Putting it all together: what production-grade actually looks like

A webhook handler that will hold up in production does all of the following:

Verifies the signature before doing anything else. If verification fails, it rejects the request with a 400. No exceptions.

Checks idempotency using the event ID. If the event has been processed before, it returns 200 and stops. No exceptions.

Acknowledges receipt immediately with a 200. Does not wait for processing to complete.

Queues the event for async processing. Does not block the HTTP response on any business logic.

Processes in a worker, not in the request handler. The worker does the actual work: database updates, API calls, notifications, whatever the system requires.

Logs everything. Every event received, every event skipped, every failure. With enough detail to trace any event ID from arrival to completion.

Has a dead letter queue for failed events. Failed processing never silently disappears.

That is the full picture. From an incoming HTTP request to a reliably processed event with no duplicates, no missing events, and no security vulnerabilities.

Why this matters more than most people realise

When you are connecting two tools with a basic workflow builder, you usually do not have to think about any of this. The platform handles it for you, more or less.

But when you are building production-grade systems, the kind that handle actual payments, actual CRM records, actual business operations, getting these wrong is not just a technical problem. It is a business problem.

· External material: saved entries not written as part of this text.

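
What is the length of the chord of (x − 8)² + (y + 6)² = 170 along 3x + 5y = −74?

Substitute y = (−74 − 3x)/5:
34x² − 136x − 714 = 0  ⟹  x² − 4x − 21 = 0
x = 7 or x = −3, giving (7, −19) and (−3, −13).
|(7, −19) − (−3, −13)| = √((10)² + (−6)²) = 2√34.

2√34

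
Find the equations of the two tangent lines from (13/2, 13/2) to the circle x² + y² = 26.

x − 5y = −26 and 5x − y = 26

Write the tangent as mx − y + (13/2 − m·(13/2)) = 0 and set its distance from the centre to √26:
(−13/2m − (−13/2))² = 26(m² + 1)
5m² − 26m + 5 = 0, so m = 1/5 or m = 5.
Through (13/2, 13/2) these give x − 5y = −26 and 5x − y = 26.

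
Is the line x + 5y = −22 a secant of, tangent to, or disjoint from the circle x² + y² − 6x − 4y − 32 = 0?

disjoint

Substituting the line into the circle gives 26x² − 86x + 124 = 0.
Δ = 7396 − 12896 = −5500.
No real roots: the line does not meet the circle.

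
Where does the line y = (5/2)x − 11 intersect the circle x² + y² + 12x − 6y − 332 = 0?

From the line, y = (−22 + 5x)/2. Substituting:
29x² − 232x − 580 = 0  ⟹  x² − 8x − 20 = 0
x = 10 or x = −2, giving (10, 14) and (−2, −16).

(−2, −16) and (10, 14)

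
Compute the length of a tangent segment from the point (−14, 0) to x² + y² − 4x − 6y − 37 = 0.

√215

Centre (2, 3), r² = 50. |PO|² = (−16)² + (−3)² = 265.
Power of the point: PT² = |PO|² − r² = 215, so PT = √215.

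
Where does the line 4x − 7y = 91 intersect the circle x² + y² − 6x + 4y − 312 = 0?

From the line, y = (−91 + 4x)/7. Substituting:
65x² − 910x − 9555 = 0  ⟹  x² − 14x − 147 = 0
x = 21 or x = −7, giving (21, −1) and (−7, −17).

(−7, −17) and (21, −1)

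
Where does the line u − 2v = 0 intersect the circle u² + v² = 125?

Substitute v = (u)/2:
5u² − 500 = 0  ⟹  u² − 100 = 0
u = 10 or u = −10, giving (10, 5) and (−10, −5).

(−10, −5) and (10, 5)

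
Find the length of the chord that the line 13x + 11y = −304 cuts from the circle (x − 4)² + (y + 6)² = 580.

Express y = (−304 − 13x)/11 and substitute into the circle:
290x² + 5220x − 11600 = 0  ⟹  x² + 18x − 40 = 0
x = 2 or x = −20, giving (2, −30) and (−20, −4).
Chord length = distance between (2, −30) and (−20, −4) = √1160 = 2√290.

2√290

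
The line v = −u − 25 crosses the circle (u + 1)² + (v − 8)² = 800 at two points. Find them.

(−29, 4) and (−5, −20)

Express v = −u − 25 and substitute into the circle:
2u² + 68u + 290 = 0  ⟹  u² + 34u + 145 = 0
u = −5 or u = −29, giving (−5, −20) and (−29, 4).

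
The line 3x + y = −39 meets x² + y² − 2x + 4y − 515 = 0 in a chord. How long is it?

Substitute y = −3x − 39:
10x² + 220x + 850 = 0  ⟹  x² + 22x + 85 = 0
x = −5 or x = −17, giving (−5, −24) and (−17, 12).
Chord length = distance between (−5, −24) and (−17, 12) = √1440 = 12√10.

12√10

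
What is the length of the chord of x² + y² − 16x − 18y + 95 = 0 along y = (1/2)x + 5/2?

Express y = (5 + x)/2 and substitute into the circle:
5x² − 90x + 225 = 0  ⟹  x² − 18x + 45 = 0
x = 15 or x = 3, giving (15, 10) and (3, 4).
|(15, 10) − (3, 4)| = √((12)² + (6)²) = 6√5.

6√5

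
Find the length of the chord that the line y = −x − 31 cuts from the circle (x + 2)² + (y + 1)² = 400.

4√2

From the line, y = −x − 31. Substituting:
2x² + 64x + 504 = 0  ⟹  x² + 32x + 252 = 0
x = −14 or x = −18, giving (−14, −17) and (−18, −13).
Chord length = distance between (−14, −17) and (−18, −13) = √32 = 4√2.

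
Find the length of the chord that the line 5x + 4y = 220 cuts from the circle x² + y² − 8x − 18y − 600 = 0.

The distance from (4, 9) to the line is 164/√41, and r² = 697.
Chord = 2√(r² − d²) = 2·√(41) = 2√41.

2√41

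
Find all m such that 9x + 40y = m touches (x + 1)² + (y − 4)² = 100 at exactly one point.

For a tangent, require d(centre, line) = r = 10.
|9·(−1) + 40·4 − m| / √1681 = 10
|m − (151)| = 10·41, so m = 561 or m = −259.

m = −259 or m = 561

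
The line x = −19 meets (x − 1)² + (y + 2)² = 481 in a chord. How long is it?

The line gives x = −19. Substituting into the circle:
y² + 4y − 77 = 0
y = 7 or y = −11, giving (−19, 7) and (−19, −11).
Chord length = distance between (−19, 7) and (−19, −11) = √324 = 18.

18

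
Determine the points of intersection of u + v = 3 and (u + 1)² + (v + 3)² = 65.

From the line, v = −u + 3. Substituting:
2u² − 10u − 28 = 0  ⟹  u² − 5u − 14 = 0
u = 7 or u = −2, giving (7, −4) and (−2, 5).

(−2, 5) and (7, −4)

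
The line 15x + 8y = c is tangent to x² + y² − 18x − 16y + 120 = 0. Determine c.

c = 114 or c = 284

Tangency holds when the distance from the centre (9, 8) to the line equals the radius 5:
|15·9 + 8·8 − c| / √289 = 5
|c − (199)| = 5·17, so c = 284 or c = 114.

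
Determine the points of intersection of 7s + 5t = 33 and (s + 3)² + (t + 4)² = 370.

Substitute t = (33 − 7s)/5:
74s² − 592s − 6216 = 0  ⟹  s² − 8s − 84 = 0
s = 14 or s = −6, giving (14, −13) and (−6, 15).

(−6, 15) and (14, −13)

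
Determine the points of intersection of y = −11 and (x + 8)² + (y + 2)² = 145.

(−16, −11) and (0, −11)

Substitute y = −11:
x² + 16x = 0
x = 0 or x = −16, giving (0, −11) and (−16, −11).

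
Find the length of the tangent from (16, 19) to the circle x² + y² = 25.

4√37

With centre O = (0, 0), |OP|² = 617 and r² = 25.
Power of the point: PT² = |PO|² − r² = 592, so PT = 4√37.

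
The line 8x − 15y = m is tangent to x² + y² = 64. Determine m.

m = −136 or m = 136

The line touches the circle iff its distance from (0, 0) is 8:
|8·0 − 15·0 − m| / √289 = 8
|m| = 8·17, so m = 136 or m = −136.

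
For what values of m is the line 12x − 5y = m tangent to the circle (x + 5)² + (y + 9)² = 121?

The line touches the circle iff its distance from (−5, −9) is 11:
|12·(−5) − 5·(−9) − m| / √169 = 11
|m − (−15)| = 11·13, so m = 128 or m = −158.

m = −158 or m = 128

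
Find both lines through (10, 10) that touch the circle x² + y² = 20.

Let a tangent through (10, 10) have slope m. Its distance from (0, 0) must equal 2√5:
(−10m − (−10))² = 20(m² + 1)
2m² − 5m + 2 = 0, so m = 2 or m = 1/2.
With m = 2: 2x − y = 10. With m = 1/2: x − 2y = −10.

2x − y = 10 and x − 2y = −10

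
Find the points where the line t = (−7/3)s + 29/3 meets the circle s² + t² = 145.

From the line, t = (29 − 7s)/3. Substituting:
58s² − 406s − 464 = 0  ⟹  s² − 7s − 8 = 0
s = 8 or s = −1, giving (8, −9) and (−1, 12).

(−1, 12) and (8, −9)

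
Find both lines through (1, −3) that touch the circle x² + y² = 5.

2x − y = 5 and x + 2y = −5

Write the tangent as mx − y + (−3 − m·(1)) = 0 and set its distance from the centre to √5:
(−1m − (3))² = 5(m² + 1)
2m² − 3m − 2 = 0, so m = 2 or m = −1/2.
Through (1, −3) these give 2x − y = 5 and x + 2y = −5.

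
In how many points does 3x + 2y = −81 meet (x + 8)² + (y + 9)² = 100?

0

Centre (−8, −9), r² = 100. Distance² from centre to line = (39)²/13 = 117.
Since d² > r², the line lies outside the circle.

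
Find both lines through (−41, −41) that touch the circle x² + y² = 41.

Let a tangent through (−41, −41) have slope m. Its distance from (0, 0) must equal √41:
(41m − (41))² = 41(m² + 1)
20m² − 41m + 20 = 0, so m = 5/4 or m = 4/5.
Through (−41, −41) these give 5x − 4y = −41 and 4x − 5y = 41.

5x − 4y = −41 and 4x − 5y = 41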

A billing automation that processes a payment twice charges a client twice. A CRM sync that handles duplicates incorrectly gives you a database you cannot trust. A contract automation that fires twice sends a client two copies of the same contract.

I have built these systems for clients where the stakes are real. The reason I am thorough about signature verification, idempotency, queue systems, and dead letter queues is not because I like writing extra code. It is because I have seen what happens when you skip them.

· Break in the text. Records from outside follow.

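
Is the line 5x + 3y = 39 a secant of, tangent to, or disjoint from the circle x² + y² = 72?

Substituting the line into the circle gives 34x² − 390x + 873 = 0.
Discriminant = (−390)² − 4·34·(873) = 33372 > 0.
Two real roots: the line is a secant.

secant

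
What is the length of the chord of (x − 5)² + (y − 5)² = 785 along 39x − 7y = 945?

From the line, y = (−945 + 39x)/7. Substituting:
1570x² − 76930x + 923160 = 0  ⟹  x² − 49x + 588 = 0
x = 28 or x = 21, giving (28, 21) and (21, −18).
Chord length = distance between (28, 21) and (21, −18) = √1570 = √1570.

√1570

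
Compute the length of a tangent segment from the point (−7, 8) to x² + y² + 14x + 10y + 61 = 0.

With centre O = (−7, −5), |OP|² = 169 and r² = 13.
Power of the point: PT² = |PO|² − r² = 156, so PT = 2√39.

2√39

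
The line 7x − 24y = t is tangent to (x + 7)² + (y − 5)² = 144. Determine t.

t = −469 or t = 131

Tangency holds when the distance from the centre (−7, 5) to the line equals the radius 12:
|7·(−7) − 24·5 − t| / √625 = 12
|t − (−169)| = 12·25, so t = 131 or t = −469.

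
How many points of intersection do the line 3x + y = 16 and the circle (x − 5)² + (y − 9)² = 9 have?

2

Substituting the line into the circle gives 10x² − 52x + 65 = 0.
Δ = 2704 − 2600 = 104.
Two real roots: the line is a secant.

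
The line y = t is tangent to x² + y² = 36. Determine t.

For a tangent, require d(centre, line) = r = 6.
|0·0 + 1·0 − t| / √1 = 6
|t| = 6, so t = 6 or t = −6.

t = −6 or t = 6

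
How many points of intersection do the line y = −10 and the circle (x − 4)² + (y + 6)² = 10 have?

Substituting the line into the circle gives x² − 8x + 22 = 0.
Discriminant = (−8)² − 4·1·(22) = −24 < 0.
No real roots: the line does not meet the circle.

0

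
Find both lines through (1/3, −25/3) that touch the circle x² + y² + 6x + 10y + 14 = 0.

x − 2y = 17 and 2x − y = 9

Write the tangent as mx − y + (−25/3 − m·(1/3)) = 0 and set its distance from the centre to 2√5:
(−10/3m − (10/3))² = 20(m² + 1)
2m² − 5m + 2 = 0, so m = 1/2 or m = 2.
Through (1/3, −25/3) these give x − 2y = 17 and 2x − y = 9.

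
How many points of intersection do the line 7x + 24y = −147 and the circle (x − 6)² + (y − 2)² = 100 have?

2

d² = (7·6 + 24·2 − (−147))²/625 = 56169/625; r² = 100.
Since d² < r², the line cuts the circle twice.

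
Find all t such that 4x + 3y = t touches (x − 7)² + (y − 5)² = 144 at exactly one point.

The line touches the circle iff its distance from (7, 5) is 12:
|4·7 + 3·5 − t| / √25 = 12
|t − (43)| = 12·5, so t = 103 or t = −17.

t = −17 or t = 103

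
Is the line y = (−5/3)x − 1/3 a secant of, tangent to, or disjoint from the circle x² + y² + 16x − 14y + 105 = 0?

Centre (−8, 7), r² = 8. Distance² from centre to line = (−18)²/34 = 162/17.
Since d² > r², the line lies outside the circle.

disjoint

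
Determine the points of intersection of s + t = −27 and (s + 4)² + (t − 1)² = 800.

(−32, 5) and (0, −27)

From the line, t = −s − 27. Substituting:
2s² + 64s = 0  ⟹  s² + 32s = 0
s = 0 or s = −32, giving (0, −27) and (−32, 5).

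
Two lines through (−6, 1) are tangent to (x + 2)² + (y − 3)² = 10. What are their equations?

3x − y = −19 and x + 3y = −3

Write the tangent as mx − y + (1 − m·(−6)) = 0 and set its distance from the centre to √10:
(4m − (2))² = 10(m² + 1)
3m² − 8m − 3 = 0, so m = 3 or m = −1/3.
Through (−6, 1) these give 3x − y = −19 and x + 3y = −3.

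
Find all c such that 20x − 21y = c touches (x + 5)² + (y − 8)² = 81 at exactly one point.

For a tangent, require d(centre, line) = r = 9.
|20·(−5) − 21·8 − c| / √841 = 9
|c − (−268)| = 9·29, so c = −7 or c = −529.

c = −529 or c = −7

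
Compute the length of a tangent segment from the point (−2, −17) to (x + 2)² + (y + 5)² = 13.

The centre is (−2, −5) and r = √13. The square of the distance from P to the centre is 0 + 144 = 144.
Power of the point: PT² = |PO|² − r² = 131, so PT = √131.

√131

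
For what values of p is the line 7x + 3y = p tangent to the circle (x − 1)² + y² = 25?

p = 7 ± 5√58

The line touches the circle iff its distance from (1, 0) is 5:
|7·1 + 3·0 − p| / √58 = 5
|p − (7)| = 5√58.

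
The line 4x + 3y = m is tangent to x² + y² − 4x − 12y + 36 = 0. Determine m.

For a tangent, require d(centre, line) = r = 2.
|4·2 + 3·6 − m| / √25 = 2
|m − (26)| = 2·5, so m = 36 or m = 16.

m = 16 or m = 36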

The automation works fine in testing. It breaks in production in ways that are embarrassing and sometimes expensive.

The architecture described in this post is how you avoid that.

A quick summary if you are skimming

Webhooks are push-based notifications. A service sends you a message when something happens, rather than you asking repeatedly.

Webhooks are delivered at least once. You will receive duplicates. Your system must be built to handle them.

Always verify signatures. Use HMAC-SHA256 with your signing secret. Use timingSafeEqual. Check the timestamp. Verify against the raw body.

Implement idempotency using event IDs. Record every event before processing. Skip events you have already processed.

Acknowledge first, process second. Return 200 immediately. Do the actual work in a queue worker.

Use a dead letter queue. Failed events should never silently disappear.